Eğer bir siber saldırı klasik anlamda silahlı saldırı seviyesinde fiziki, ekonomik yıkımlara yol açıyorsa, bu saldırıyı yapan karşı tarafın tespiti doğru bir anlamda yapılıp illiyet bağı kurulduysa ve son olarak bu saldırıya karşı cevap gerekliyse orantılı bir şekilde siber saldırılara karşı meşru müdafaa hakkı kullanılabilir.

Çok dinamik bir sürece sahip olan siber dünyada her an bir saldırı gerçekleşmektedir. Bu saldırılar devletleri çok zor durumlara sokmaktadır. Artık devletler kara, hava, deniz cephesinden çarpışmayı bırakıp siber uzayda çarpışmaya başlamışlardır. Geleceğinde en büyük savaşları olacak olan siber savaşlar günümüzün en çok tartışılan konularından biridir.  Siber savaşlarla ilgili sadece yorumlamalar yapılarak sonuçlara ulaşmaya çalışılabilir. Uluslarası Hukukun en önemli antlaşmalarından biri olan Birleşmiş Milletler Antlaşması 1945 yılında imzalandığı dönemde siber saldırı kavramı bile yoktu. Klasik anlamda silahlı saldırılar vardı. Halen daha o dönemin antlaşmasını kullandığımızdan ve sürecin çok dinamik olmasından bu antlaşma günümüzdeki olaylara cevap verememektedir. Amaçsal bir yorum yapılarak antlaşmanın yazıldığı dönemdeki silahlı saldırı kavramının koyulma amacına bakılacak olursa bu amacın devletleri korumak olduğu anlaşılabilmektedir. Artık siber saldırılarda devletlere zarar verdiği için bir silahlı saldırı sayılabilir. Ancak sadece yorumlardan yola çıkılarak kesin bir çözüm bulmak zorlaşmaktadır. Her devlet kendi çıkarına uyan şekilde yorumlamaktadır.

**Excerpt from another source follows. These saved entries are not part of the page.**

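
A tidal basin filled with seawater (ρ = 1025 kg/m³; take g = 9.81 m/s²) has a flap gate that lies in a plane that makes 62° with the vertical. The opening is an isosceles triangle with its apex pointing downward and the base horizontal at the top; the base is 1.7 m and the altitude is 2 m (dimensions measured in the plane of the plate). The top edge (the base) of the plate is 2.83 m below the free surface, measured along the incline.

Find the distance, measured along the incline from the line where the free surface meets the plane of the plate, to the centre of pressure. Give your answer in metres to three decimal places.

y_p = 3.560 m

γ = ρg = 1025 × 9.81 / 1000 = 10.05525 kN/m³.
The plate makes 62° with the vertical, i.e. θ = 90° − 62° = 28° to the horizontal. Measuring y along the incline from the free-surface line, vertical depth h = y·sinθ with sinθ = 0.469472.
With the apex down, the centroid sits h/3 = 2/3 = 0.666667 m below the base (the top edge), so y_c = 2.83 + 0.666667 = 3.49667 m and h_c = 3.49667 × 0.469472 = 1.64159 m.
A = ½ × 1.7 × 2 = 1.7 m².
Resultant F = γ·h_c·A = 10.05525 × 1.64159 × 1.7 = 28.0612 kN.
I_c = b·h³/36 = 1.7 × 2³/36 = 0.377778 m⁴.
Centre of pressure: y_p = y_c + I_c/(y_c·A) = 3.49667 + 0.377778/(3.49667 × 1.7) = 3.49667 + 0.0635526 = 3.56022 m along the plane.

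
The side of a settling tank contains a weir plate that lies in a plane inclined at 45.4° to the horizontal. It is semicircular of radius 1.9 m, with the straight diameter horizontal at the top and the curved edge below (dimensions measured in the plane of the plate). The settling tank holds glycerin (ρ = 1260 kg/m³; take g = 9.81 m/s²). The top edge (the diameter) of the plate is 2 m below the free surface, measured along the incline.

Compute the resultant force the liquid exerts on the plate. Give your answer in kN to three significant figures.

γ = ρg = 1260 × 9.81 / 1000 = 12.3606 kN/m³.
Let θ = 45.4° be the plate's angle to the horizontal; measure y along the incline from where the plane meets the free surface. Vertical depth h = y·sinθ with sinθ = 0.712026.
The centroid of a semicircle lies 4r/(3π) = 0.806385 m from the diameter, here below the top edge, so y_c = 2 + 0.806385 = 2.80639 m and h_c = 2.80639 × 0.712026 = 1.99822 m.
A = πr²/2 = π × 1.9²/2 = 5.67057 m².
Resultant F = γ·h_c·A = 12.3606 × 1.99822 × 5.67057 = 140.059 kN.

F ≈ 140 kN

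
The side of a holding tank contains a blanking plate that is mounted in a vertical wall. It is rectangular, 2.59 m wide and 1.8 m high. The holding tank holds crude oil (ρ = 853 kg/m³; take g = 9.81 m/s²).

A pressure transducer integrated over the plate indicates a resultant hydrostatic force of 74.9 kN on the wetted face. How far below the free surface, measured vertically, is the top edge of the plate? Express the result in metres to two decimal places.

d_top ≈ 1.02 m

γ = ρg = 853 × 9.81 / 1000 = 8.36793 kN/m³.
A = 2.59 × 1.8 = 4.662 m².
From F = γ·h_c·A, the centroid depth is h_c = 74.9/(8.36793 × 4.662) = 1.91996 m.
The centroid lies 1.8/2 = 0.9 m below the top edge, so the top edge sits at h_top = 1.91996 − 0.9 = 1.01996 m below the surface.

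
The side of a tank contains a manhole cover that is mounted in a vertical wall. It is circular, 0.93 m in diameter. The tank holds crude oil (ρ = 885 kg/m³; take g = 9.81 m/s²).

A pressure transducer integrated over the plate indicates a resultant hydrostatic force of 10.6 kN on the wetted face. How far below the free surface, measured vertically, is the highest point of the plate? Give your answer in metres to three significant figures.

γ = ρg = 885 × 9.81 / 1000 = 8.68185 kN/m³.
A = π(0.465)² = 0.679291 m².
From F = γ·h_c·A, the centroid depth is h_c = 10.6/(8.68185 × 0.679291) = 1.79737 m.
The centroid is at the centre, 0.465 m below the top of the plate, so the highest point sits at h_top = 1.79737 − 0.465 = 1.33237 m below the surface.

d_top ≈ 1.33 m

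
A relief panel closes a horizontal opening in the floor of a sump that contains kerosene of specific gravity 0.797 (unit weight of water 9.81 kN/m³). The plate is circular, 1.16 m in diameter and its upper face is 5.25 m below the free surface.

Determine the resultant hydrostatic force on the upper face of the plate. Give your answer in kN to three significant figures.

F ≈ 43.4 kN

γ = 0.797 × 9.81 = 7.81857 kN/m³.
The plate is horizontal, so pressure is uniform at p = γ·h = 7.81857 × 5.25 = 41.0475 kN/m².
A = π(0.58)² = 1.05683 m².
F = p·A = 41.0475 × 1.05683 = 43.3802 kN.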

 Çözüm olarak bununla ilgili yapılan Tallinn El Kitabı gibi çalışmalar yapılıp kesin bir yaptırımı olan antlaşmalar ortaya çıkarılmalı veyahut geçerli anlaşmalar siber dünyaya göre evrimleşmelidir. Bu çalışmalarda da “siber saldırı” kavramının net bir tanımının yapılması, hangi düzeyde saldırıların siber saldırı sayılacağı, siber savaşın nasıl ortaya çıkacağı, isnat edilebilirlik meselesinde nasıl bir çözüm yolu bulunacağı, hangi durumlarda meşru müdafaa şartlarının siber saldırı anlamında oluşacağının kesin çizgilerle belirtilmesi gerekmektedir. Konunun en başından beri bahsedildiği üzere siber dünyanın çok hızlı gelişmesi, yayılımının çok hızlı olması ve her an kendine yeni bir özellik eklemesi çalışma sürecini zorlaştırmaktadır.